Nick’s experience does not seem to align with that of Zachary DePue, the other violinist in Time For Three. Here is an excerpt from a 2007 interview he held with Violinist.com:
Caeli [interviewer]: Did all four of you [DePue brothers] share a teacher?
Zach: No, our dad was very careful to pick the right teacher personality for each boy. I started out in the Suzuki studio of Grace Baker. Then after a year I moved to the private studio of Vasile Beluska, a professor at Bowling Green State who's originally from Romania.
Caeli: You four were all trained in the classical tradition. When did you get into fiddling?
If, as Nick claims, Time For Three can attribute their very existence to the Suzuki Method, then I would be curious to know why Zach lasted just a year with the Suzuki Method at age 5.

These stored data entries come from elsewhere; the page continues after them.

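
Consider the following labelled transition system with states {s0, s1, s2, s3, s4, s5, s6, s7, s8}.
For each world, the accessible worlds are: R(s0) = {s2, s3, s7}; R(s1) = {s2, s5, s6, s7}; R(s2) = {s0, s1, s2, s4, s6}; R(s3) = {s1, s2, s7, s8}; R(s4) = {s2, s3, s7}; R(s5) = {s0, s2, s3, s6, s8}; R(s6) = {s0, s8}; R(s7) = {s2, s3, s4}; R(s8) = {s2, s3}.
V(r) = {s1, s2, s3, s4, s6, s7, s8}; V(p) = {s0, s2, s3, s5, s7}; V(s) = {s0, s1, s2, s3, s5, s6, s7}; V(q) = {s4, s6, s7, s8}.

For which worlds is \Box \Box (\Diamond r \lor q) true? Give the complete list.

s0, s1, s2, s3, s4, s5, s6, s7, s8

Let φ = \Box \Box (\Diamond r \lor q). Evaluate φ at each world:
  s0 (successors {s2, s3, s7}): φ is true.
  s1 (successors {s2, s5, s6, s7}): φ is true.
  s2 (successors {s0, s1, s2, s4, s6}): φ is true.
  s3 (successors {s1, s2, s7, s8}): φ is true.
  s4 (successors {s2, s3, s7}): φ is true.
  s5 (successors {s0, s2, s3, s6, s8}): φ is true.
  s6 (successors {s0, s8}): φ is true.
  s7 (successors {s2, s3, s4}): φ is true.
  s8 (successors {s2, s3}): φ is true.
For instance, at s6:
  At s6: \Box \Box (\Diamond r \lor q) requires \Box (\Diamond r \lor q) at every successor {s0, s8}.
      At s0: \Box (\Diamond r \lor q) requires \Diamond r \lor q at every successor {s2, s3, s7}.
        At s2: \Diamond r \lor q is true.
        At s3: \Diamond r \lor q is true.
        At s7: \Diamond r \lor q is true.
      So \Box (\Diamond r \lor q) is true at s0.
      At s8: \Box (\Diamond r \lor q) requires \Diamond r \lor q at every successor {s2, s3}.
        At s2: \Diamond r \lor q is true.
        At s3: \Diamond r \lor q is true.
      So \Box (\Diamond r \lor q) is true at s8.
  So \Box \Box (\Diamond r \lor q) is true at s6.
Satisfying worlds: {s0, s1, s2, s3, s4, s5, s6, s7, s8}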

Zach’s brother, Alex – an accomplished violinist who also improvises, composes/arranges, and leads ensembles in his own right – has more to say on the matter. In an email exchange dated May 11, 2012, he wrote:
"My teacher did use the Suzuki MATERIAL but he was such a GREAT teacher that the Suzuki “method”, as we know it, was ignored for the most part…I began private lessons at age five and was never involved with anything like Suzuki master-class-ish situations. If you're building robots, I'm sure that “method” works just fine. As a matter of fact, we already know it works…but no, not for me…I'll never forget that feeling of “graduation” when I began to work on the Bach A minor and moved away from the Suzuki material." -Alex DePue
I’d like to call this a bit of a conundrum. Closely associated musicians with analogous careers have such disparate perspectives on the creativity inherent in the Suzuki Method. It is apparent though, that the latest Suzuki Journal issue indicates they are now ready to embrace the very principles and concepts I have been talking about the last three years to teachers, students, schools and the press regarding the contents of the O’Connor Method. As one representative of a major retailer carrying the Suzuki Method wrote to me after reading the new articles in their Journal, “It’s extremely interesting and quite amazing…they can’t ignore your teachings. Sort of an ‘if you can’t beat ‘em, join ‘em’ approach.”